Fire season is longer
Southern WA's bushfire season is up to six weeks longer than 20 years ago, according to a leading firefighter who has warned that preparations are increasingly being hampered by climatic and urban obstacles.
Ahead of 35C temperatures forecast for Perth today, the Department of Parks and Wildlife's Roger Armstrong said firefighters faced a double whammy as bushfires became more extreme but prescribed burning became harder.
The ominous comments from Mr Armstrong, the department's principal fire planner, come after his agency burnt just 21,000ha out of a controlled burning target of 200,000ha across the South West last year.
Mr Armstrong said though an overhaul of the department's prescribed burning policies had contributed to the most recent shortfall, in general it was becoming more difficult to do burns.
He said this was because weather conditions most suitable for burning - which usually happens in spring and autumn - were becoming less frequent so fewer burns could be carried out.
He said that added to this was a growing intolerance in urban communities such as Perth of smoke associated with prescribed burns - a trend Mr Armstrong said was exacerbated by the tree-change culture.
Amid a dramatic decline in South West rainfall and rising temperatures, the upshot was likely to be more intense bushfires that would cause more damage to lives and property, he said.
"Certainly our observations are that our bushfire season tends to be about six weeks longer now compared to what it was 20-odd years ago," Mr Armstrong said.
"Our prescribed fire opportunities have been constrained, which means we don't get to treat as much of the landscape as we would like to. So the potential for bushfire, the area that's available in high-fuel condition for bushfire, is greater.
"It's a circuitous route and it's here to stay.
"It is challenging, particularly where people with the sea-change, tree-change thing."
Environment Minister Albert Jacob said the Government had an obligation to do "everything it possibly can" to mitigate bushfire risk but landholders also had a responsibility to look after fuel on their properties.
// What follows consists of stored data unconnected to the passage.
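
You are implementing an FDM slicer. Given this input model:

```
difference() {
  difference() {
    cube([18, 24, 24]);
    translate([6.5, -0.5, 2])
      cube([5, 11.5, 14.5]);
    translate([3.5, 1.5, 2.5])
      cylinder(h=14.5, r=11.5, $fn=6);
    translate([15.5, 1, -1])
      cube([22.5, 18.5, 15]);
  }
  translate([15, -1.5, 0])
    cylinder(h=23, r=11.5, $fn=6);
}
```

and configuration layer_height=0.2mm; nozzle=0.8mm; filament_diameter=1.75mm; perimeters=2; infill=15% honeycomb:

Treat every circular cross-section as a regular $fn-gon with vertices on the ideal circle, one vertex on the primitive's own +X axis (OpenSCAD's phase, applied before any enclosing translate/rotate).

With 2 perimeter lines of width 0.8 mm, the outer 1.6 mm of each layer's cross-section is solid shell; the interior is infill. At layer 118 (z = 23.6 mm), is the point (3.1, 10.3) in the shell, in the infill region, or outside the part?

infill

At z = 23.6 mm: the cube (footprint 18×24) is included at this height; the cube at (6.5, -0.5) does not reach this height (z outside [2, 16.5]); the cylinder at (3.5, 1.5) does not reach this height (z outside [2.5, 17]); the cube at (15.5, 1) does not reach this height (z outside [-1, 14]); After the difference (first − rest): none of the subtracted shapes is present at this height, so the 18×24 cube is unchanged — 1 connected region; the cylinder at (15, -1.5) is absent (z outside [0, 23]); After the difference (first − rest): none of the subtracted shapes is present at this height, so the result so far is unchanged — 1 connected region. Overall, the cross-section is a single solid region. The nearest boundary edge runs (0.00, 24.00)→(0.00, 0.00); distance from the point to it = 3.10 mm. The point is inside the cross-section and 3.10 mm from the nearest boundary — more than the 1.6 mm shell width (2 × 0.8), so it's in the infill interior.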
"We can't do this alone," he said. "It must be a shared responsibility.
"All landowners should now be taking action, such as clearing around their property, installing firebreaks and cleaning out gutters."
Shadow emergency services minister Margaret Quirk said the department could not control the weather but it should be devoting more resources to the prescribed burning opportunities it got.
Weather Bureau regional manager Neil Bennett said conditions typically associated with spring and autumn were becoming rarer as winter and summer increasingly prevailed in the South West.